Companies with software-related inventions and business methods may move away from filing patents.
Following the Alice decision, a significant drop was noted, but it isn’t clear whether prosecutors are delaying patent prosecution in hopes that the courts will provide more favorable case law, or if examiners simply aren’t granting applications. It remains too early to know for certain.
There have been several federal circuit decisions post-Alice, most notable Ultramerical Inc., v. Hulu LLC, and DDR Holdings LLC v. Hotels.com.
Ultramercial’s patent involved a method for distributing copyrighted content on the condition that the user watched an ad. It was found in November 2014 that the claims asserted by Ultramercial were ineligible for a patent. The company filed for en banc review in January 2015.
A decision issued in December 2014, in DDR Holdings LLC. v. Hotels.com gives some guidance as to how a patent directed to purely computer-implemented subject matter can survive post-Alice. DDR’s patent was directed to a method of providing different digital storefronts within one website. The court said this was a uniquely technical problem and hence did not preempt any longstanding real-world analogue.
These two decisions seem to have the best chance for a Supreme Court challenge.
Many of these companies will use trade secret and copyright to protect their inventions, which are strategies that have received some negative consequences.

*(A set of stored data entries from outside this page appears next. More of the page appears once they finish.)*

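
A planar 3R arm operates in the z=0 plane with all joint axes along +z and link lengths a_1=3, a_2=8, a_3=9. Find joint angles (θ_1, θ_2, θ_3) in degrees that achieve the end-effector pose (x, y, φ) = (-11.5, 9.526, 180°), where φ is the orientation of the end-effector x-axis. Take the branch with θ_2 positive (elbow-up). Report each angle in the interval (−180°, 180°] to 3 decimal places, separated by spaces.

wrist centre = target − a_3·(cos φ, sin φ) = (-2.5000, 9.5260)
cos θ_2 = (96.9947−3²−8²)/(2·3·8) = 0.4999; θ_2 = 60.0073° (elbow-up)
β = atan2(9.5260,-2.5000) = 104.7051°; ψ = atan2(6.9287,6.9991) = 44.7104°
θ_1 = β − ψ = 59.9947°
θ_3 = φ − θ_1 − θ_2 = 59.9980° (wrapped to (-180°,180°])

59.995 60.007 59.998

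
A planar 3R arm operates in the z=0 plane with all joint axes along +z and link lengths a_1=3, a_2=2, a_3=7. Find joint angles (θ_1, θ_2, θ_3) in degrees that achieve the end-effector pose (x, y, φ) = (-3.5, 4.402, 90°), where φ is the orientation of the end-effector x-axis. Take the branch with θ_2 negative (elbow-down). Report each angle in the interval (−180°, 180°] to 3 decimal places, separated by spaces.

-120.000 -60.002 -89.998

wrist centre = target − a_3·(cos φ, sin φ) = (-3.5000, -2.5980)
cos θ_2 = (18.9996−3²−2²)/(2·3·2) = 0.5000; θ_2 = -60.0022° (elbow-down)
β = atan2(-2.5980,-3.5000) = -143.4140°; ψ = atan2(-1.7321,3.9999) = -23.4140°
θ_1 = β − ψ = -120.0000°
θ_3 = φ − θ_1 − θ_2 = -89.9978° (wrapped to (-180°,180°])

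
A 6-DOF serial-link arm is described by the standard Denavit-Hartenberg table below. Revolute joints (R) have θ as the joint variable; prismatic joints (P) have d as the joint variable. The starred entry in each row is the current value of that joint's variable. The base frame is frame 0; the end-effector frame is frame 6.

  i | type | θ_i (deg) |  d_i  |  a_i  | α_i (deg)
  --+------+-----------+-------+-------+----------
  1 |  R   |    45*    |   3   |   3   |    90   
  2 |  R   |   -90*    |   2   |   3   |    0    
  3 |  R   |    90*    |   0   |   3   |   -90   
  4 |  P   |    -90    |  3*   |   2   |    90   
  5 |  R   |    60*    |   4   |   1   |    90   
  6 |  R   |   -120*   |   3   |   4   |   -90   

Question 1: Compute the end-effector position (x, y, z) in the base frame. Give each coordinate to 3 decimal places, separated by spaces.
after link 1: o_1 = (2.1213, 2.1213, 3.0000)
after link 2: o_2 = (3.5355, 0.7071, 0.0000)
after link 3: o_3 = (5.6569, 2.8284, 0.0000)
after link 4: o_4 = (7.0711, 1.4142, 3.0000)
after link 5: o_5 = (4.5962, -1.7678, 3.8660)
after link 6: o_6 = (8.1757, -0.4483, 0.6340)

8.176 -0.448 0.634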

Copyright can be used to protect software, but to get copyright protection, a copy of the code must be sent to the Library of Congress, which means it could be copied, creating unwanted exposure.
More likely, companies will protect their inventions as a trade secret, which can also be burdensome because it’s difficult to maintain the secrecy of each step. It also puts companies at risk when those products are sent to market because the function code may be copied.

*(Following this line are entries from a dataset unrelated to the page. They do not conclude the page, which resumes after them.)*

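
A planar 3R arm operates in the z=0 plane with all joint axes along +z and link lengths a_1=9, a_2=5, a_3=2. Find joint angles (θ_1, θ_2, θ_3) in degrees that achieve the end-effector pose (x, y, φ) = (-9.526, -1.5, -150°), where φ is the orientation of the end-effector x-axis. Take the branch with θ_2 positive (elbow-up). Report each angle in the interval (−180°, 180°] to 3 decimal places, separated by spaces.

150.000 120.003 -60.003

wrist centre = target − a_3·(cos φ, sin φ) = (-7.7939, -0.5000)
cos θ_2 = (60.9956−9²−5²)/(2·9·5) = -0.5000; θ_2 = 120.0032° (elbow-up)
β = atan2(-0.5000,-7.7939) = -176.3294°; ψ = atan2(4.3300,6.4998) = 33.6706°
θ_1 = β − ψ = -210.0000°
θ_3 = φ − θ_1 − θ_2 = -60.0032° (wrapped to (-180°,180°])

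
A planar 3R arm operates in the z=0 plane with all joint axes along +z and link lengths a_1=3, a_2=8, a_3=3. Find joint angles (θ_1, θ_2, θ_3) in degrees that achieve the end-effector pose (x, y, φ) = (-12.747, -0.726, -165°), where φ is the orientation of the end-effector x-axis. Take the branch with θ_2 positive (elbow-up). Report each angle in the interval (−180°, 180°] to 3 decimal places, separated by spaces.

wrist centre = target − a_3·(cos φ, sin φ) = (-9.8492, 0.0505)
cos θ_2 = (97.0097−3²−8²)/(2·3·8) = 0.5002; θ_2 = 59.9866° (elbow-up)
β = atan2(0.0505,-9.8492) = 179.7065°; ψ = atan2(6.9273,7.0016) = 44.6941°
θ_1 = β − ψ = 135.0123°
θ_3 = φ − θ_1 − θ_2 = 0.0011° (wrapped to (-180°,180°])

135.012 59.987 0.001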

Why is the court taking this approach?
The Court is trying to prevent patents on what are considered abstract ideas, from preempting the use of those ideas by the public.
For instance, if the court allowed a patent on the human gene, that would preempt someone from studying that gene.
The problem, however, is that the court gives little guidance on what “abstract idea” means.
How can companies protect their products?
Most of the software that’s being invented is going to affect something in the real world – it’s just a matter of making that clear in the patent application.
Based on rejections being issued by USPTO, claims of pending or new applications must be drafted in a way that shows:
- an improvement to an existing technological process
- that it uses an output to affect a tangible object
- that it links the idea to a particular technological environment with some form of meaningful limitation
The Court is showing that it equates “technology” with “physical.”
Any claims to an “abstract idea” will be deemed patent-eligible only if they claim tangible, physical results or have an impact on the real world.
Most recently, guidelines issued by the USPTO in December 2014 have offered some better insight into how examiners will be analyzing applications.
Should companies with existing patents be concerned?
Software remains eligible under the Alice decision. But the manner in which it is described, and the field in which it is implemented, will limit the scope of protection available.
Companies negotiating a license agreement should take precautions that licensees don’t sue for declaratory judgment of invalidity. But the bigger concern is asserting patent protection against infringers.
Contact a patent attorney is there’s a chance patent rights could be lost because of this recent judgment. He or she may be able to help rewrite the patent claims by way of a reissue patent.